"Devil’s Work, Part One: Sacrifice”
Writer: Judd Winick
Artists: Tom Raney (p), Sean Parsons (i)
Publisher: DC Comics
Timothy Karnes is one of the most dangerous villains on the planet; his only problem is that he can’t speak the magic word that turns him from an 89 pound weakling into the demonic Sabbac - that won’t matter anymore.
Outsiders #8 begins by introducing us to grade-school teacher Angela Cooper, one of 36 bus passengers about to die in one of three satanic rituals to revive the power of Sabbac. Rarely do the victims of comic-book villains receive such an introduction, and by doing so Winick gives a voice to a character that serves only as cannon fodder, but casts a more evil light upon the villains that commit this heinous act.
As for the rest of Outsiders, Judd Winick takes largely second-tier and no-tier characters (because they have appeared largely nowhere other than this title) and gives them voices that are fun, believable and interesting. I guess it was that year Winick spent in San Francisco learning about group dynamics, but I digress. The interaction between Indigo and Metamorpho (or whatever name he will eventually decide upon, given that Rex Mason is the original Metamorpho) has a romantic quality reminiscent of teenagers living in a more innocent era. On the other hand the barbs thrown between Nightwing and Huntress (chosen by Arsenal to fill in while he recovers from gunshot wounds) are far removed from innocence. Another aspect I have enjoyed about Winick’s writing is his choice of an overwhelmingly female cast of heroes who could hand most male heroes or villains their stones on a platter, Huntress included, as the Tattooed Man learned to his dentist’s dismay. I often wondered where superheroes and villains go for dental work after so many tooth-loosening battles.

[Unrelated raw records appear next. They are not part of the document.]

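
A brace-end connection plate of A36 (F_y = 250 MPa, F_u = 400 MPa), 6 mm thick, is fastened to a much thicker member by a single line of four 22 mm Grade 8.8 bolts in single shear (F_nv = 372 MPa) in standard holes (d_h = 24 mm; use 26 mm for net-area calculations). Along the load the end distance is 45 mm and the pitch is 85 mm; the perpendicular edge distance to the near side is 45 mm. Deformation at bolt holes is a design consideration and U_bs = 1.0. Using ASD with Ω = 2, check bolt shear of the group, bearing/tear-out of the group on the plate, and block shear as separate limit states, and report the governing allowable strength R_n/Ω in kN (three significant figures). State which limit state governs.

173 kN (block shear governs)

Bolt shear: A_b = π·22²/4 = 380.1 mm²; R_n = 372 × 380.1 × 4 × 1 / 1000 = 565.6 kN → 565.6 / 2 = 283 kN.
Bearing: edge l_c = 33, r_n = 95.04 kN; interior l_c = 61, r_n = 126.7 kN; R_n = 95.04 + 3·126.7 = 475.2 kN → 238 kN.
Block shear: A_gv = 1800, A_nv = 1254, A_nt = 192 mm²; R_n = min(0.6F_uA_nv, 0.6F_yA_gv) + U_bs·F_u·A_nt = 346.8 kN → 173 kN.
Block shear governs: 173 kN.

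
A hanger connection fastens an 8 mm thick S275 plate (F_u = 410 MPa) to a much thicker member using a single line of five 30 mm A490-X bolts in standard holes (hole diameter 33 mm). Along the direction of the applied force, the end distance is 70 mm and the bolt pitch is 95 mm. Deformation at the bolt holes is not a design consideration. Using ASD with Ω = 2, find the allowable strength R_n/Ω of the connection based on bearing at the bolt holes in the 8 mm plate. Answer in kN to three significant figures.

Per bolt r_n = 1.5 l_c t F_u ≤ 3.0 d t F_u; upper limit = 3.0 × 30 × 8 × 410 / 1000 = 295.2 kN.
Edge bolt: l_c = 70 − 33/2 = 53.5 mm → 1.5 × 53.5 × 8 × 410 / 1000 = 263.2 → r_n = 263.2 kN.
Interior bolts: l_c = 95 − 33 = 62 mm → 1.5 × 62 × 8 × 410 / 1000 = 305 → r_n = 295.2 kN.
R_n = 1 × 263.2 + 4 × 295.2 = 1444 kN.
Allowable strength R_n/Ω = 1444 / 2 = 722 kN.

722 kN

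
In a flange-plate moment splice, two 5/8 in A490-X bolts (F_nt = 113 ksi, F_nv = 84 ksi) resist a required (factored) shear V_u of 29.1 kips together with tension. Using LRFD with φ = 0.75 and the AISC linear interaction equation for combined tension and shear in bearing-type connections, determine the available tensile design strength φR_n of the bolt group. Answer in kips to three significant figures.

A_b = π·0.625²/4 = 0.3068 in²; f_rv = 29.1 / (2 × 0.3068) = 47.43 ksi.
F'_nt = 1.3 F_nt − (F_nt / φF_nv) f_rv = 1.3·113 − (113/(0.75·84))·47.43 = 61.83 ksi, capped at F_nt → F'_nt = 61.83 ksi.
R_n = F'_nt · A_b · n = 61.83 × 0.3068 × 2 = 37.94 kips.
Design strength φR_n = 0.75 × 37.94 = 28.5 kips.

28.5 kips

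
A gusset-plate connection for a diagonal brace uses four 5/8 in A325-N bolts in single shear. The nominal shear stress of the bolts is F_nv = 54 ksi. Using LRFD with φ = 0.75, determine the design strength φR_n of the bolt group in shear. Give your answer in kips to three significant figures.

49.7 kips

A_b = π × 0.625² / 4 = 0.3068 in².
R_n = F_nv · A_b · n · n_s = 54 × 0.3068 × 4 × 1 = 66.27 kips.
Design strength φR_n = 0.75 × 66.27 = 49.7 kips.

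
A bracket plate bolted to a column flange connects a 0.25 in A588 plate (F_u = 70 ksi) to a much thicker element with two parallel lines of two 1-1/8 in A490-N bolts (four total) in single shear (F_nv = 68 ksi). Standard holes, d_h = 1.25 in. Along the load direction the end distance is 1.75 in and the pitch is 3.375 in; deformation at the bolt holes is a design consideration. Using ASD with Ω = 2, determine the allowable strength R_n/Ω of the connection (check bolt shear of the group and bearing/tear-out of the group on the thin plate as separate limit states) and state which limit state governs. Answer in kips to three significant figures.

Bolt shear: A_b = π·1.125²/4 = 0.994 in²; R_n = 68 × 0.994 × 4 × 1 = 270.4 kips → 270.4 / 2 = 135 kips.
Bearing (1.2 l_c t F_u ≤ 2.4 d t F_u): upper limit = 2.4·1.125·0.25·70 = 47.25 kips.
  Edge l_c = 1.75 − 1.25/2 = 1.125 → r_n = 23.62 kips; interior l_c = 3.375 − 1.25 = 2.125 → r_n = 44.62 kips.
  R_n,bearing = 2·23.62 + 2·44.62 = 136.5 kips → 136.5 / 2 = 68.2 kips.
Bearing governs: 68.2 kips.

68.2 kips (bearing governs)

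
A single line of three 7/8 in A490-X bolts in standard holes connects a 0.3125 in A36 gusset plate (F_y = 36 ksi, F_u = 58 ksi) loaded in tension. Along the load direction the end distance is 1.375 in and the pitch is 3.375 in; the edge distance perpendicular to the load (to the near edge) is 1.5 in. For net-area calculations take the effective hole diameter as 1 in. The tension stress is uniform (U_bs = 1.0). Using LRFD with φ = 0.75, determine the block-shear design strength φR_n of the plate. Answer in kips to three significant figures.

54.7 kips

Shear plane L_v = 1.375 + 2·3.375 = 8.125 in; A_gv = 8.125 × 0.3125 = 2.539 in².
A_nv = (8.125 − 2.5·1) × 0.3125 = 1.758 in².
A_nt = (1.5 − 0.5·1) × 0.3125 = 0.3125 in².
0.6 F_u A_nv = 61.17 kips; 0.6 F_y A_gv = 54.84 kips → shear yielding governs the shear term.
R_n = 54.84 + 1.0 × 58 × 0.3125 = 72.97 kips.
Design strength φR_n = 0.75 × 72.97 = 54.7 kips.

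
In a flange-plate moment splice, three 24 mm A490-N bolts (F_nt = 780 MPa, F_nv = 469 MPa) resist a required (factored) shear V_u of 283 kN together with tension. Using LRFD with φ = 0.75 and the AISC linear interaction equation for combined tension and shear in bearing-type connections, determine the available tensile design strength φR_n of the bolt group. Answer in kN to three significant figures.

561 kN

A_b = π·24²/4 = 452.4 mm²; f_rv = 283 × 1000 / (3 × 452.4) = 208.5 MPa.
F'_nt = 1.3 F_nt − (F_nt / φF_nv) f_rv = 1.3·780 − (780/(0.75·469))·208.5 = 551.6 MPa, capped at F_nt → F'_nt = 551.6 MPa.
R_n = F'_nt · A_b · n = 551.6 × 452.4 × 3 / 1000 = 748.6 kN.
Design strength φR_n = 0.75 × 748.6 = 561 kN.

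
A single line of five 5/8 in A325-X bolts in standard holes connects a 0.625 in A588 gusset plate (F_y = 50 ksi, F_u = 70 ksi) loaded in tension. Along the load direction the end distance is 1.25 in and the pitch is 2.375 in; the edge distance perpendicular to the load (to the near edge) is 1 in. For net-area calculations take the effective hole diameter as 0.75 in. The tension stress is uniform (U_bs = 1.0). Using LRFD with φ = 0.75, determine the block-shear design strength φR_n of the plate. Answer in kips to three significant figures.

Shear plane L_v = 1.25 + 4·2.375 = 10.75 in; A_gv = 10.75 × 0.625 = 6.719 in².
A_nv = (10.75 − 4.5·0.75) × 0.625 = 4.609 in².
A_nt = (1 − 0.5·0.75) × 0.625 = 0.3906 in².
0.6 F_u A_nv = 193.6 kips; 0.6 F_y A_gv = 201.6 kips → shear rupture governs the shear term.
R_n = 193.6 + 1.0 × 70 × 0.3906 = 220.9 kips.
Design strength φR_n = 0.75 × 220.9 = 166 kips.

166 kips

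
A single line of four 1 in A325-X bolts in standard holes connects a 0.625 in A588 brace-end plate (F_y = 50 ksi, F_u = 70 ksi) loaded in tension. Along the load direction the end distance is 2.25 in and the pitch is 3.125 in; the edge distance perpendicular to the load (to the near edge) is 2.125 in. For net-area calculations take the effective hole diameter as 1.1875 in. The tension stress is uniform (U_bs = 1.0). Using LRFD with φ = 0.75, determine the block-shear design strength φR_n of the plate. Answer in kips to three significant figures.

197 kips

Shear plane L_v = 2.25 + 3·3.125 = 11.62 in; A_gv = 11.62 × 0.625 = 7.266 in².
A_nv = (11.62 − 3.5·1.1875) × 0.625 = 4.668 in².
A_nt = (2.125 − 0.5·1.1875) × 0.625 = 0.957 in².
0.6 F_u A_nv = 196.1 kips; 0.6 F_y A_gv = 218 kips → shear rupture governs the shear term.
R_n = 196.1 + 1.0 × 70 × 0.957 = 263 kips.
Design strength φR_n = 0.75 × 263 = 197 kips.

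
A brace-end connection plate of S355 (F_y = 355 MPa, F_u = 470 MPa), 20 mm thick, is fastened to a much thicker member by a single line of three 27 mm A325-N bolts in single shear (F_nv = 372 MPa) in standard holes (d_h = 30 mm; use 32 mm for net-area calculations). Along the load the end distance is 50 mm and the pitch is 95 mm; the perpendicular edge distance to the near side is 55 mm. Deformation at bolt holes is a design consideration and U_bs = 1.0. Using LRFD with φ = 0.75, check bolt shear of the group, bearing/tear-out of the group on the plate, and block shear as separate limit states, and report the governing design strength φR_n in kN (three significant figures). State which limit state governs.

479 kN (bolt shear governs)

Bolt shear: A_b = π·27²/4 = 572.6 mm²; R_n = 372 × 572.6 × 3 × 1 / 1000 = 639 kN → 0.75 × 639 = 479 kN.
Bearing: edge l_c = 35, r_n = 394.8 kN; interior l_c = 65, r_n = 609.1 kN; R_n = 394.8 + 2·609.1 = 1613 kN → 1210 kN.
Block shear: A_gv = 4800, A_nv = 3200, A_nt = 780 mm²; R_n = min(0.6F_uA_nv, 0.6F_yA_gv) + U_bs·F_u·A_nt = 1269 kN → 952 kN.
Bolt shear governs: 479 kN.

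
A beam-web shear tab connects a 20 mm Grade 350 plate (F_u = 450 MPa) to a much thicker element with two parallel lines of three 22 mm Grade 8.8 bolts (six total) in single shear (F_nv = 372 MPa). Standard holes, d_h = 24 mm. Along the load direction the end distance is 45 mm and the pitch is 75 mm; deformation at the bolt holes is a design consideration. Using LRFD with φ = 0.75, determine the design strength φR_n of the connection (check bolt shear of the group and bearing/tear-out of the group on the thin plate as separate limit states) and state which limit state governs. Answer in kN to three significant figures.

Bolt shear: A_b = π·22²/4 = 380.1 mm²; R_n = 372 × 380.1 × 6 × 1 / 1000 = 848.5 kN → 0.75 × 848.5 = 636 kN.
Bearing (1.2 l_c t F_u ≤ 2.4 d t F_u): upper limit = 2.4·22·20·450 / 1000 = 475.2 kN.
  Edge l_c = 45 − 24/2 = 33 → r_n = 356.4 kN; interior l_c = 75 − 24 = 51 → r_n = 475.2 kN.
  R_n,bearing = 2·356.4 + 4·475.2 = 2614 kN → 0.75 × 2614 = 1960 kN.
Bolt shear governs: 636 kN.

636 kN (bolt shear governs)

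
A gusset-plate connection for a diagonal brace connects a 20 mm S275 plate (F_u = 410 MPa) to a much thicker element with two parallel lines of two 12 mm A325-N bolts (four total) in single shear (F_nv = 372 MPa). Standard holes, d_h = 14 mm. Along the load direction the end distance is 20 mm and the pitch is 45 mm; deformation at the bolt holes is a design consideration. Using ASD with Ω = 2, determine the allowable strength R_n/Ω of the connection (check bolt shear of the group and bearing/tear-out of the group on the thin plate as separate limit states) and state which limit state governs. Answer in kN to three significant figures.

Bolt shear: A_b = π·12²/4 = 113.1 mm²; R_n = 372 × 113.1 × 4 × 1 / 1000 = 168.3 kN → 168.3 / 2 = 84.1 kN.
Bearing (1.2 l_c t F_u ≤ 2.4 d t F_u): upper limit = 2.4·12·20·410 / 1000 = 236.2 kN.
  Edge l_c = 20 − 14/2 = 13 → r_n = 127.9 kN; interior l_c = 45 − 14 = 31 → r_n = 236.2 kN.
  R_n,bearing = 2·127.9 + 2·236.2 = 728.2 kN → 728.2 / 2 = 364 kN.
Bolt shear governs: 84.1 kN.

84.1 kN (bolt shear governs)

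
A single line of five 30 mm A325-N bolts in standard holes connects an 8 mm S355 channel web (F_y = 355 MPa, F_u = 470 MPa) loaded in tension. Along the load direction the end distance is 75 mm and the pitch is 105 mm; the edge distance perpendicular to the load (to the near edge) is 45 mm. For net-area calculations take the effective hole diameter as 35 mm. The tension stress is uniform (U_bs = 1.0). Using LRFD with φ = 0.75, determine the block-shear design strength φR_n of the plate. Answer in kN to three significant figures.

649 kN

Shear plane L_v = 75 + 4·105 = 495 mm; A_gv = 495 × 8 = 3960 mm².
A_nv = (495 − 4.5·35) × 8 = 2700 mm².
A_nt = (45 − 0.5·35) × 8 = 220 mm².
0.6 F_u A_nv = 761.4 kN; 0.6 F_y A_gv = 843.5 kN → shear rupture governs the shear term.
R_n = 761.4 + 1.0 × 470 × 220 / 1000 = 864.8 kN.
Design strength φR_n = 0.75 × 864.8 = 649 kN.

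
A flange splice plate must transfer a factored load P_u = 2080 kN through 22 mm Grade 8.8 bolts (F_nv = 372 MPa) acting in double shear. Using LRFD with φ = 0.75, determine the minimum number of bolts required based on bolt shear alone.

A_b = π·22²/4 = 380.1 mm².
Per-bolt design strength φR_n = 0.75 × 372 × 380.1 × 2 / 1000 = 212.1 kN.
n ≥ 2080 / 212.1 = 9.806 → use 10 bolts.

10 bolts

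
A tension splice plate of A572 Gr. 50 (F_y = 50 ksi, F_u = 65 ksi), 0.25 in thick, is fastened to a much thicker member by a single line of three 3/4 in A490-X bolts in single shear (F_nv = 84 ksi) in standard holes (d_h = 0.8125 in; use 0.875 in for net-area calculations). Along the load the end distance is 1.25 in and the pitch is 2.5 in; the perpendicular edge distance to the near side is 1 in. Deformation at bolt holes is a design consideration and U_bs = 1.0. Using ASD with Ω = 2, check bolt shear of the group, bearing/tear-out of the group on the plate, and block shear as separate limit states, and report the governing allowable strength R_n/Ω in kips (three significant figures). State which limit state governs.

24.4 kips (block shear governs)

Bolt shear: A_b = π·0.75²/4 = 0.4418 in²; R_n = 84 × 0.4418 × 3 × 1 = 111.3 kips → 111.3 / 2 = 55.7 kips.
Bearing: edge l_c = 0.8438, r_n = 16.45 kips; interior l_c = 1.688, r_n = 29.25 kips; R_n = 16.45 + 2·29.25 = 74.95 kips → 37.5 kips.
Block shear: A_gv = 1.562, A_nv = 1.016, A_nt = 0.1406 in²; R_n = min(0.6F_uA_nv, 0.6F_yA_gv) + U_bs·F_u·A_nt = 48.75 kips → 24.4 kips.
Block shear governs: 24.4 kips.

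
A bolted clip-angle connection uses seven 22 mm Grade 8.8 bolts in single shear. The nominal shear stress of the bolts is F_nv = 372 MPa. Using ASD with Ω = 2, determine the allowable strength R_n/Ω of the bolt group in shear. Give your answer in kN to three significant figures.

A_b = π × 22² / 4 = 380.1 mm².
R_n = F_nv · A_b · n · n_s = 372 × 380.1 × 7 × 1 / 1000 = 989.9 kN.
Allowable strength R_n/Ω = 989.9 / 2 = 495 kN.

495 kN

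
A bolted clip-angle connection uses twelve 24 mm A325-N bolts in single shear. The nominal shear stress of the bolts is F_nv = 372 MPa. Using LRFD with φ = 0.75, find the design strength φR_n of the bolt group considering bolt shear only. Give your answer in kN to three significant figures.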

Tom Raney makes each character’s face reflect their personalities without them having to speak, from the stone-faced Nightwing to the devil-may-care expression of Grace. I especially enjoyed his depiction of Huntress who looks like an innocent Catholic school girl one second then the queen of PMS the next. I don’t know who he used as his reference model for Huntress, but other artists need to do the same. This must be the first time I have seen the character actually have the facial features of a young Italian woman. In addition to the detail Raney pays to the headline characters’ faces and actions, he pays stellar attention to the background and background characters. I spent at least a few seconds looking at the first panel. Who knew there was an Angel and the Ape feature film? When Indigo and Metamorpho walk down the street after a movie, the expressions of shock on the faces of pedestrians seeing a pink-haired blue-skinned girl and a man with the completion a toxic waste dump is very amusing.
Sean Parsons slaps down a fine line of ink, but I especially enjoyed the exceptional colors of Gina Going. She (I assume Gina is a she) sneaks in a few treats on the Lockhaven Prison waiting room wall holding the Tattooed Man as well as making Nightwing’s disguise of a blonde wig and goatee look appropriately hokey. I wonder just what “The Bat can?”
DC continues to prove that it publishes some of the best superhero team books, and Outsiders may be the best DC publishes. Great characters, both old and new, written in a way that is both fun and accessible coupled with stellar art and some of the most underrated bad-ass villains in the DC Universe. This issue is a great jumping on point, because next issue the fight is ON.